City investors can go mad for certain shares often with little reason, but it’s difficult to work out why the Winkworth share price has ‘gone mad’ and leapt by 22% over the past four weeks to £1.60.
Its share price had been moving up and down somewhat predictably for over three years, ranging from £1 to £1.20 a share before getting a boost, like all the industry’s other listed corporates, following the general election.
But the City had, until that point, largely ignored or downgraded many of the big estate agency’s stock as the housing market struggled following the EU Referendum vote, including Winkworth’s.
But the company’s latest trading update, which would normally prompt only a flicker of interest among investors, instead sent its share price soaring on January 15, and it hasn’t looked back since.
“Something is afoot as there is no reason for such a high share price,” says industry analyst Andrew Stanton.

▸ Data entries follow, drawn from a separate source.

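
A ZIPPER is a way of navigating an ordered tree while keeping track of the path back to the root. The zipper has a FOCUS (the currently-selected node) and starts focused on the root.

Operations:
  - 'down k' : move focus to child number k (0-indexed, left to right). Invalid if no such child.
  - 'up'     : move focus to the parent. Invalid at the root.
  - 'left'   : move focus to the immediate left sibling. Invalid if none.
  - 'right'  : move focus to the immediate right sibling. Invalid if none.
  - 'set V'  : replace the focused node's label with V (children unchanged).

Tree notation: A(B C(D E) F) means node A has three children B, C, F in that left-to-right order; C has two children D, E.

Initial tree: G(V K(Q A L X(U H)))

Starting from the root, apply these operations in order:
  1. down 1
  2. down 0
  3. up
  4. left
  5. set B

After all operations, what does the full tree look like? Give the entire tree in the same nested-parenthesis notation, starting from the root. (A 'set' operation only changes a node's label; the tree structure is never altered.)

Answer: G(B K(Q A L X(U H)))

Derivation:
Step 1 (down 1): focus=K path=1 depth=1 children=['Q', 'A', 'L', 'X'] left=['V'] right=[] parent=G
Step 2 (down 0): focus=Q path=1/0 depth=2 children=[] left=[] right=['A', 'L', 'X'] parent=K
Step 3 (up): focus=K path=1 depth=1 children=['Q', 'A', 'L', 'X'] left=['V'] right=[] parent=G
Step 4 (left): focus=V path=0 depth=1 children=[] left=[] right=['K'] parent=G
Step 5 (set B): focus=B path=0 depth=1 children=[] left=[] right=['K'] parent=G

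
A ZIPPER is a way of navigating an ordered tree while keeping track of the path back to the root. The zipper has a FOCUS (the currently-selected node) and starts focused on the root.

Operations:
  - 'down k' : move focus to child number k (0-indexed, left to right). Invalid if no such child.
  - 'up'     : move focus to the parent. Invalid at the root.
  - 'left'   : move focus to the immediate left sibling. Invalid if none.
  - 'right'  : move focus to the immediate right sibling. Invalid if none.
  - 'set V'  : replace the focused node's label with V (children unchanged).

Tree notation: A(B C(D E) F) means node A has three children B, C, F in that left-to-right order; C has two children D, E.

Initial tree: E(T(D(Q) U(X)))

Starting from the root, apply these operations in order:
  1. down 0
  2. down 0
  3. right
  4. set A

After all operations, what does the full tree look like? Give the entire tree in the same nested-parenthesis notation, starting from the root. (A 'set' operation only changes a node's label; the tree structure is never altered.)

Answer: E(T(D(Q) A(X)))

Derivation:
Step 1 (down 0): focus=T path=0 depth=1 children=['D', 'U'] left=[] right=[] parent=E
Step 2 (down 0): focus=D path=0/0 depth=2 children=['Q'] left=[] right=['U'] parent=T
Step 3 (right): focus=U path=0/1 depth=2 children=['X'] left=['D'] right=[] parent=T
Step 4 (set A): focus=A path=0/1 depth=2 children=['X'] left=['D'] right=[] parent=T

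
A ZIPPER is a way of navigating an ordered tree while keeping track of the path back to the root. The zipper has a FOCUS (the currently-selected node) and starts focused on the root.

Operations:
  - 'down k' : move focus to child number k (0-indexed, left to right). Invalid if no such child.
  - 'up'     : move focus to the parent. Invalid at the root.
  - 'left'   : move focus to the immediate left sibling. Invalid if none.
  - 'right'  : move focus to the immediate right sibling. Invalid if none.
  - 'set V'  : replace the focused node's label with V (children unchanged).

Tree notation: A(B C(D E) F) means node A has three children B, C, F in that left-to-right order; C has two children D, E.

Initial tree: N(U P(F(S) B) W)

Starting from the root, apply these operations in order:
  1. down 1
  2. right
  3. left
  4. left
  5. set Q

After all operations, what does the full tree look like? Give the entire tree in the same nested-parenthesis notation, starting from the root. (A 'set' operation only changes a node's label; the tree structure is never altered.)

Answer: N(Q P(F(S) B) W)

Derivation:
Step 1 (down 1): focus=P path=1 depth=1 children=['F', 'B'] left=['U'] right=['W'] parent=N
Step 2 (right): focus=W path=2 depth=1 children=[] left=['U', 'P'] right=[] parent=N
Step 3 (left): focus=P path=1 depth=1 children=['F', 'B'] left=['U'] right=['W'] parent=N
Step 4 (left): focus=U path=0 depth=1 children=[] left=[] right=['P', 'W'] parent=N
Step 5 (set Q): focus=Q path=0 depth=1 children=[] left=[] right=['P', 'W'] parent=N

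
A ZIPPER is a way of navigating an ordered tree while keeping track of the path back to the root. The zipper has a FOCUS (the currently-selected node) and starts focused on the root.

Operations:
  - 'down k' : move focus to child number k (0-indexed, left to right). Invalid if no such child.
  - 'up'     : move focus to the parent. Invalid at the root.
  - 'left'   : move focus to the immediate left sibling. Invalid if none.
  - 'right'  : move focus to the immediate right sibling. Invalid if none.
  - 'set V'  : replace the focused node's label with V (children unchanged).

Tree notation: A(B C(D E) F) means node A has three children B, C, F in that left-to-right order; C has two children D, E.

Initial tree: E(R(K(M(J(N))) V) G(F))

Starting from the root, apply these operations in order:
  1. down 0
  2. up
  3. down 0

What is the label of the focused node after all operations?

Answer: R

Derivation:
Step 1 (down 0): focus=R path=0 depth=1 children=['K', 'V'] left=[] right=['G'] parent=E
Step 2 (up): focus=E path=root depth=0 children=['R', 'G'] (at root)
Step 3 (down 0): focus=R path=0 depth=1 children=['K', 'V'] left=[] right=['G'] parent=E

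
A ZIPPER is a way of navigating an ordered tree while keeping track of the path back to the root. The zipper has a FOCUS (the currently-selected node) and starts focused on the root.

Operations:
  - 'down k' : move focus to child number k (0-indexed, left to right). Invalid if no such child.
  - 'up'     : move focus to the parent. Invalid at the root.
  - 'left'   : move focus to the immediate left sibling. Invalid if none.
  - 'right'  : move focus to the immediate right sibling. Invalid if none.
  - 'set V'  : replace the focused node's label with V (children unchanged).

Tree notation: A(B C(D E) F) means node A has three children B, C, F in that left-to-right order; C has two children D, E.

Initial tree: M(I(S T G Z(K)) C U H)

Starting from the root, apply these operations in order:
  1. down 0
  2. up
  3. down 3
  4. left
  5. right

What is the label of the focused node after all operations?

Answer: H

Derivation:
Step 1 (down 0): focus=I path=0 depth=1 children=['S', 'T', 'G', 'Z'] left=[] right=['C', 'U', 'H'] parent=M
Step 2 (up): focus=M path=root depth=0 children=['I', 'C', 'U', 'H'] (at root)
Step 3 (down 3): focus=H path=3 depth=1 children=[] left=['I', 'C', 'U'] right=[] parent=M
Step 4 (left): focus=U path=2 depth=1 children=[] left=['I', 'C'] right=['H'] parent=M
Step 5 (right): focus=H path=3 depth=1 children=[] left=['I', 'C', 'U'] right=[] parent=M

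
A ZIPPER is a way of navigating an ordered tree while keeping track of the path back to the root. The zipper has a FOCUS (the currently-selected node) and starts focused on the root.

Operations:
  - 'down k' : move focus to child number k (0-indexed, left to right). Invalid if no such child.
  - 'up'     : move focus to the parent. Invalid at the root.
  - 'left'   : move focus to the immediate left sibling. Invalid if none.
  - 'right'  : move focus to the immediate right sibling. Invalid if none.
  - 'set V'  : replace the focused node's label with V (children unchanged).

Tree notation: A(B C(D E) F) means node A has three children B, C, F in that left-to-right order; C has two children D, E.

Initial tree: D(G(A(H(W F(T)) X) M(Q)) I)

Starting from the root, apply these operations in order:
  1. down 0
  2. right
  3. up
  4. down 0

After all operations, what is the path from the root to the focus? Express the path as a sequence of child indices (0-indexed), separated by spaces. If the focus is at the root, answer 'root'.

Answer: 0

Derivation:
Step 1 (down 0): focus=G path=0 depth=1 children=['A', 'M'] left=[] right=['I'] parent=D
Step 2 (right): focus=I path=1 depth=1 children=[] left=['G'] right=[] parent=D
Step 3 (up): focus=D path=root depth=0 children=['G', 'I'] (at root)
Step 4 (down 0): focus=G path=0 depth=1 children=['A', 'M'] left=[] right=['I'] parent=D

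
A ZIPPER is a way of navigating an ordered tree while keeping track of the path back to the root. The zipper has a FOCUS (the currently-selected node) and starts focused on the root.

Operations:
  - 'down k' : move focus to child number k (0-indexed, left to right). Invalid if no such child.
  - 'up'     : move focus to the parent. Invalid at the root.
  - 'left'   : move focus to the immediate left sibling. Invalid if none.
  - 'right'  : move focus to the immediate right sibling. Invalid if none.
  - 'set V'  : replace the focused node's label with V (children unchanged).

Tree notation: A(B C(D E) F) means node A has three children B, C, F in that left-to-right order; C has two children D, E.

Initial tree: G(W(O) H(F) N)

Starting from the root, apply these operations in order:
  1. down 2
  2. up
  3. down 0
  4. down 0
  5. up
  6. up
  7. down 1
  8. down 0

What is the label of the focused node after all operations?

Step 1 (down 2): focus=N path=2 depth=1 children=[] left=['W', 'H'] right=[] parent=G
Step 2 (up): focus=G path=root depth=0 children=['W', 'H', 'N'] (at root)
Step 3 (down 0): focus=W path=0 depth=1 children=['O'] left=[] right=['H', 'N'] parent=G
Step 4 (down 0): focus=O path=0/0 depth=2 children=[] left=[] right=[] parent=W
Step 5 (up): focus=W path=0 depth=1 children=['O'] left=[] right=['H', 'N'] parent=G
Step 6 (up): focus=G path=root depth=0 children=['W', 'H', 'N'] (at root)
Step 7 (down 1): focus=H path=1 depth=1 children=['F'] left=['W'] right=['N'] parent=G
Step 8 (down 0): focus=F path=1/0 depth=2 children=[] left=[] right=[] parent=H

Answer: F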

At the time of its latest results, Winkworth reported increasing market share in its key Home Counties markets and particularly in London, where it now claims to be the No.2 estate agency chain for sales subject to contract, with a market share of 4.2%.
“We are very pleased with the progress made against a difficult market in 2019 and, once again, to be in a position to raise our dividend payment,” said Dominic Agace, Chief Executive Officer of Winkworth.
It is this raised dividend payments which, according to investment forum chat, is a key reason why it’s stock is so popular.
“I love this company and have held for several years. It plods along nicely and pays a dividend four times a year. It even pays special dividends if it makes too much cash…. What’s not to like?,” says one investor in a post.